Dengan memberanikan diri, saya pun bertanya, “Ibu, apa ibu kenal dengan seorang anak bernama Abdullah yang dulu tinggal di sini?”
Ia menjawab, “Kalau kamu ibunya, kamu sungguh tega, Tahukah kamu, 10
tahun yang lalu sejak kamu meninggalkannya di sini, Abdullah terus menunggu ibunya dan memanggil, ‘Mommy…, mommy!’ Karena tidak tega, saya terkadang memberinya makan dan mengajaknya tinggal Bersama saya. Walaupun saya orang miskin dan hanya bekerja sebagai pemulung sampah, namun saya tidak akan meninggalkan anak saya seperti itu! Tiga bulan yang lalu Abdullah meninggalkan secarik kertas ini. Ia belajar menulis setiap hari selama bertahun-tahun hanya untuk menulis ini untukmu…”

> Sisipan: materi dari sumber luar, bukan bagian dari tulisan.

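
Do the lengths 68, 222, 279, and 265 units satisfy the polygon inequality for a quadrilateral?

Yes

A quadrilateral exists iff every side is shorter than the sum of the others — equivalently, the longest side is less than the sum of the rest.
Longest side 279 < 555 (sum of the remaining 3), so yes.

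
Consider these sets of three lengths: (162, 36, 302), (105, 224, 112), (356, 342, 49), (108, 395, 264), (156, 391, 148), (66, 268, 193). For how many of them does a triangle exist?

1

(36,162,302): 36+162 ≤ 302 → not valid
(105,112,224): 105+112 ≤ 224 → not valid
(49,342,356): 49+342 > 356 → valid
(108,264,395): 108+264 ≤ 395 → not valid
(148,156,391): 148+156 ≤ 391 → not valid
(66,193,268): 66+193 ≤ 268 → not valid
1 of the 6 triples forms a triangle.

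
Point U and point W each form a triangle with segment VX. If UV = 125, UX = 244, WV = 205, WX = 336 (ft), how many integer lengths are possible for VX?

From triangle UVX: 119 < VX < 369.
From triangle WVX: 131 < VX < 541.
Intersection: 131 < VX < 369, so integers 132 through 368: 237 values.

237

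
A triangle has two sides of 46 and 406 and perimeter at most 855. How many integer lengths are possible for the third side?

43

Triangle inequality: 360 < x < 452. Perimeter ≤ 855 gives x ≤ 855 − 46 − 406 = 403.
So 360 < x ≤ 403; integers 361 through 403: 43 values.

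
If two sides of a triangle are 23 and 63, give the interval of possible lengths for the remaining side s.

By the triangle inequality, s must be less than 23 + 63 = 86 and greater than |23 − 63| = 40.

40 < s < 86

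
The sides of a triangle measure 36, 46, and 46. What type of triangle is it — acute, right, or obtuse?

acute

Compare the square of the longest side to the sum of squares of the other two: 36² + 46² = 3412 > 2116 = 46².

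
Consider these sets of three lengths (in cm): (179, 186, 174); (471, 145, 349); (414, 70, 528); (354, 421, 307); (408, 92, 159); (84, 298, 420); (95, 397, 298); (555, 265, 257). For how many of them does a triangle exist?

3

(174,179,186): 174+179 > 186 → valid
(145,349,471): 145+349 > 471 → valid
(70,414,528): 70+414 ≤ 528 → not valid
(307,354,421): 307+354 > 421 → valid
(92,159,408): 92+159 ≤ 408 → not valid
(84,298,420): 84+298 ≤ 420 → not valid
(95,298,397): 95+298 ≤ 397 → not valid
(257,265,555): 257+265 ≤ 555 → not valid
3 of the 8 triples form a triangle.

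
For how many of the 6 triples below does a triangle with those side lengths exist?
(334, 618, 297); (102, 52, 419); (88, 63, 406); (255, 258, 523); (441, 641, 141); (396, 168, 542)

(297,334,618): 297+334 > 618 → valid
(52,102,419): 52+102 ≤ 419 → not valid
(63,88,406): 63+88 ≤ 406 → not valid
(255,258,523): 255+258 ≤ 523 → not valid
(141,441,641): 141+441 ≤ 641 → not valid
(168,396,542): 168+396 > 542 → valid
2 of the 6 triples form a triangle.

2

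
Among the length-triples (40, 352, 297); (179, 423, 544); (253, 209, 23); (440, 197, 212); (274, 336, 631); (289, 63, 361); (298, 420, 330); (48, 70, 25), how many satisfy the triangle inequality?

3

(40,297,352): 40+297 ≤ 352 → not valid
(179,423,544): 179+423 > 544 → valid
(23,209,253): 23+209 ≤ 253 → not valid
(197,212,440): 197+212 ≤ 440 → not valid
(274,336,631): 274+336 ≤ 631 → not valid
(63,289,361): 63+289 ≤ 361 → not valid
(298,330,420): 298+330 > 420 → valid
(25,48,70): 25+48 > 70 → valid
3 of the 8 triples form a triangle.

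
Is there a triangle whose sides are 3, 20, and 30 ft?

The longest side is 30, but the other two sum to only 23.
23 < 30, so the triangle inequality fails.

No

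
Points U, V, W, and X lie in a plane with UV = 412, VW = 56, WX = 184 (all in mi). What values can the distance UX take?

172 ≤ UX ≤ 652 mi

The maximum is all hops collinear in one direction: 412 + 56 + 184 = 652.
The longest hop is 412; the others sum to 240. Folding the others back against it leaves at least 412 − 240 = 172.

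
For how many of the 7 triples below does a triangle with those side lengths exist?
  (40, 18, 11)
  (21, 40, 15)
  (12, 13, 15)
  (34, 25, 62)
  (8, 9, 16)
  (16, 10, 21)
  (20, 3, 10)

3

(11,18,40): 11+18 ≤ 40 → not valid
(15,21,40): 15+21 ≤ 40 → not valid
(12,13,15): 12+13 > 15 → valid
(25,34,62): 25+34 ≤ 62 → not valid
(8,9,16): 8+9 > 16 → valid
(10,16,21): 10+16 > 21 → valid
(3,10,20): 3+10 ≤ 20 → not valid
3 of the 7 triples form a triangle.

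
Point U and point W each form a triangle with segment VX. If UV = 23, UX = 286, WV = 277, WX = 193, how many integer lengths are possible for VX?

45

From triangle UVX: 263 < VX < 309.
From triangle WVX: 84 < VX < 470.
Intersection: 263 < VX < 309, so integers 264 through 308: 45 values.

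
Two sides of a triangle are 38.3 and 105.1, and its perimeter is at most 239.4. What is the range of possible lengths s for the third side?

66.8 < s ≤ 96.0

Triangle inequality alone gives 66.8 < s < 143.4.
The perimeter condition gives s ≤ 239.4 − 38.3 − 105.1 = 96.0.
Intersecting the two: 66.8 < s ≤ 96.0.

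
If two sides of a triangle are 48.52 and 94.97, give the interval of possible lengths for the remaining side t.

46.45 < t < 143.49

By the triangle inequality, t must be less than 48.52 + 94.97 = 143.49 and greater than |48.52 − 94.97| = 46.45.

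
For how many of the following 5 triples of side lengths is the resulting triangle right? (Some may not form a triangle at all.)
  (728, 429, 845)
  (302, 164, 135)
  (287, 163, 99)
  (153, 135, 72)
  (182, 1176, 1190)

(728,429,845): 429²+728² = 714025 = 845² → right
(302,164,135): 135+164 ≤ 302, not a triangle
(287,163,99): 99+163 ≤ 287, not a triangle
(153,135,72): 72²+135² = 23409 = 153² → right
(182,1176,1190): 182²+1176² = 1416100 = 1190² → right
3 of the 5 are right.

3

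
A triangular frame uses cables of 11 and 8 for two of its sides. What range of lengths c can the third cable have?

3 < c < 19

By the triangle inequality, c must be less than 11 + 8 = 19 and greater than |11 − 8| = 3.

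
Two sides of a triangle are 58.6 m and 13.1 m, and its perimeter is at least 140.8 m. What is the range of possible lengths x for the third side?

Triangle inequality alone gives 45.5 < x < 71.7.
The perimeter condition gives x ≥ 140.8 − 58.6 − 13.1 = 69.1.
Intersecting the two: 69.1 ≤ x < 71.7.

69.1 ≤ x < 71.7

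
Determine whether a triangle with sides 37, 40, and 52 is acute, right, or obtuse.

acute

Compare the square of the longest side to the sum of squares of the other two: 37² + 40² = 2969 > 2704 = 52².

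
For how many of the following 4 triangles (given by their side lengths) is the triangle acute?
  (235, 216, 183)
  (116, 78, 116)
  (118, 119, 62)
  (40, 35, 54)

(235,216,183): 183²+216² = 80145 > 55225 = 235² → acute
(116,78,116): 78²+116² = 19540 > 13456 = 116² → acute
(118,119,62): 62²+118² = 17768 > 14161 = 119² → acute
(40,35,54): 35²+40² = 2825 < 2916 = 54² → obtuse
3 of the 4 are acute.

3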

Saya pun membaca tulisan di kertas itu…
“Mommy, mengapa Mommy tidak pernah kembali lagi…? Mommy marah sama Abdullah, ya? Mom, biarlah Abdullah yang pergi saja, tapi Mommy harus berjanji
kalau Mommy tidak akan marah lagi sama Abdullah. Bye, Mom…”
Saya menjerit histeris membaca surat itu. “Bu, tolong katakan…
katakan di mana ia sekarang? Saya berjanji akan meyayanginya sekarang!
Saya tidak akan meninggalkannya lagi, Bu! Tolong katakan..!!” Brad memeluk tubuh saya yang bergetar keras.
“Nyonya, semua sudah terlambat. Sehari sebelum nyonya datang, Abdullah
telah meninggal dunia. Ia meninggal di belakang gubuk ini. Tubuhnya sangat kurus, ia sangat lemah. Hanya demi menunggumu ia rela bertahan di belakang gubuk ini tanpa ia berani masuk ke dalamnya. Ia takut apabila Mommy-nya datang, Mommynya akan pergi lagi bila melihatnya ada di dalam sana… Ia hanya berharap dapat melihat Mommy-nya dari belakang gubuk ini… Meskipun hujan deras, dengan kondisinya yang lemah ia terus bersikeras menunggu Nyonya di sana.”